International Flavours & Fragrances Inc. (IFF) has reached a $ 26.2 billion contract with the nutrition division of DuPont Inc. and beat the Irish Kerry Group. This deal will create a new company that includes DuPont’s nutrition business and bidder’s assets. The market value of these two new companies will reach $ 45.4 billion, DuPont shareholders will receive 55.4% of the shares, and IFF shareholders will receive 44.6%.

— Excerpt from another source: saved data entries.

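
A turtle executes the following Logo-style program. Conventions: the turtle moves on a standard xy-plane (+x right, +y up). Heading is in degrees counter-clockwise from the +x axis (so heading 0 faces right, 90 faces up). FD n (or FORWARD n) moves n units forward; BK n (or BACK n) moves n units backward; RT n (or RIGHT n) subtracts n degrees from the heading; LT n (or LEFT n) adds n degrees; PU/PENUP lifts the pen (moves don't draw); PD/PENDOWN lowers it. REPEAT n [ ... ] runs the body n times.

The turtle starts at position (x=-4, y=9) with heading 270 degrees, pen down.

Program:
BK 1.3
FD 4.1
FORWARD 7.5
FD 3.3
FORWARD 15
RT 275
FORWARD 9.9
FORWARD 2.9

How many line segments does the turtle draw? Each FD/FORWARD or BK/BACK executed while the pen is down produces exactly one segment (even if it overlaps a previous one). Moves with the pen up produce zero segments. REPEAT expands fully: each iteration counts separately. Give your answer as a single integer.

Executing turtle program step by step:
Start: pos=(-4,9), heading=270, pen down
BK 1.3: (-4,9) -> (-4,10.3) [heading=270, draw]
FD 4.1: (-4,10.3) -> (-4,6.2) [heading=270, draw]
FD 7.5: (-4,6.2) -> (-4,-1.3) [heading=270, draw]
FD 3.3: (-4,-1.3) -> (-4,-4.6) [heading=270, draw]
FD 15: (-4,-4.6) -> (-4,-19.6) [heading=270, draw]
RT 275: heading 270 -> 355
FD 9.9: (-4,-19.6) -> (5.862,-20.463) [heading=355, draw]
FD 2.9: (5.862,-20.463) -> (8.751,-20.716) [heading=355, draw]
Final: pos=(8.751,-20.716), heading=355, 7 segment(s) drawn
Segments drawn: 7

Answer: 7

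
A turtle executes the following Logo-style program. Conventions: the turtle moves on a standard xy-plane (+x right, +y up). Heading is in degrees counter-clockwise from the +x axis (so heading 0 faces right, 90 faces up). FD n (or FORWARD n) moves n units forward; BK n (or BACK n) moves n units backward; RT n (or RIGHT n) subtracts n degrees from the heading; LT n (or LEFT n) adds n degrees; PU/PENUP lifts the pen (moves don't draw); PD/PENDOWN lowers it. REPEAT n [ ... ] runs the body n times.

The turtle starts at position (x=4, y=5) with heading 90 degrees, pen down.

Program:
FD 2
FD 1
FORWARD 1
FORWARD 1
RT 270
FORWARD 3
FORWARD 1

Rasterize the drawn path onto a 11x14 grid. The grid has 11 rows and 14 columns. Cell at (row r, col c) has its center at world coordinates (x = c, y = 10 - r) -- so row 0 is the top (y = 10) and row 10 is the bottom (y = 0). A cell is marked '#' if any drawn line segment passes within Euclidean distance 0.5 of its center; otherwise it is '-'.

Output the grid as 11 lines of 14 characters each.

Answer: #####---------
----#---------
----#---------
----#---------
----#---------
----#---------
--------------
--------------
--------------
--------------
--------------

Derivation:
Segment 0: (4,5) -> (4,7)
Segment 1: (4,7) -> (4,8)
Segment 2: (4,8) -> (4,9)
Segment 3: (4,9) -> (4,10)
Segment 4: (4,10) -> (1,10)
Segment 5: (1,10) -> (0,10)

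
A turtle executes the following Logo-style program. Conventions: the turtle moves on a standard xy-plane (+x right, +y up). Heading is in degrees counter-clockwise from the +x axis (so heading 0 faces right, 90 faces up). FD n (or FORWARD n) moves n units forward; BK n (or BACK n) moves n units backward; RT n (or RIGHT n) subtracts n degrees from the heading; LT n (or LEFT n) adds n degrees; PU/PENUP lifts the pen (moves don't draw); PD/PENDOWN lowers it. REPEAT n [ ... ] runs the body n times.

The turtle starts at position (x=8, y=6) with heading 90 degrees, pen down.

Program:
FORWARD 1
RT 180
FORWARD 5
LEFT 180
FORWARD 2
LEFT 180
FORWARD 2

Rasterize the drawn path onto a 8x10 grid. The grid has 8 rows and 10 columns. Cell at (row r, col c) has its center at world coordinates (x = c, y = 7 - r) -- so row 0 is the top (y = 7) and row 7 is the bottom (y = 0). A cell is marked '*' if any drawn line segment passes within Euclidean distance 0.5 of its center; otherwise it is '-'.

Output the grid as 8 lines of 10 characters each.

Answer: --------*-
--------*-
--------*-
--------*-
--------*-
--------*-
----------
----------

Derivation:
Segment 0: (8,6) -> (8,7)
Segment 1: (8,7) -> (8,2)
Segment 2: (8,2) -> (8,4)
Segment 3: (8,4) -> (8,2)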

The deal is the largest IFF in New York’s history, and the company produces flavors and fragrances for personal care, beverages, food, and home products. The structure of the deal is a reverse Morris trust, which reflects DuPont chairman Ed Breen and CEO Marc Doyle’s desire to pass taxes after the nutrient commercial has diversified a preferred way to reward shareholders. IFF has been challenged by milk and cheesemaker Kerry, which has been hoping to expand ingredients in healthy bacterial strains, dietary supplements, cheese and baked goods, and nutritional products that claim to have a role in disease treatment or treatment. People familiar with the matter said at the time that the IFF became a strong contender for winning deals last week. Upon completion of the transaction, DuPont will receive a one-time cash payment of $ 7.3 billion, expected in the first quarter of 2021. IFF CEO Mr. Andreas Fibig will serve as chairman and CEO of the new company, while Breen will become chief independent director starting in June. In 2021, the board of directors will have 13 directors, including seven directors of the IFF. Until 2022, the total number of boards will be reduced to 12 on average. IFF, which is a New York based company, produces household products, food and beverages and personal care product. Last year it bought Israel’s Frutarom Industries Ltd. for $ 7.1 billion.
The deal is subject to approval by IFF shareholders. The two companies said in a statement that IFF had received support from its largest shareholder, Winder Investment Pte Ltd., which holds more than a 15% stake. Both companies have reiterated their financial guidance for 2019.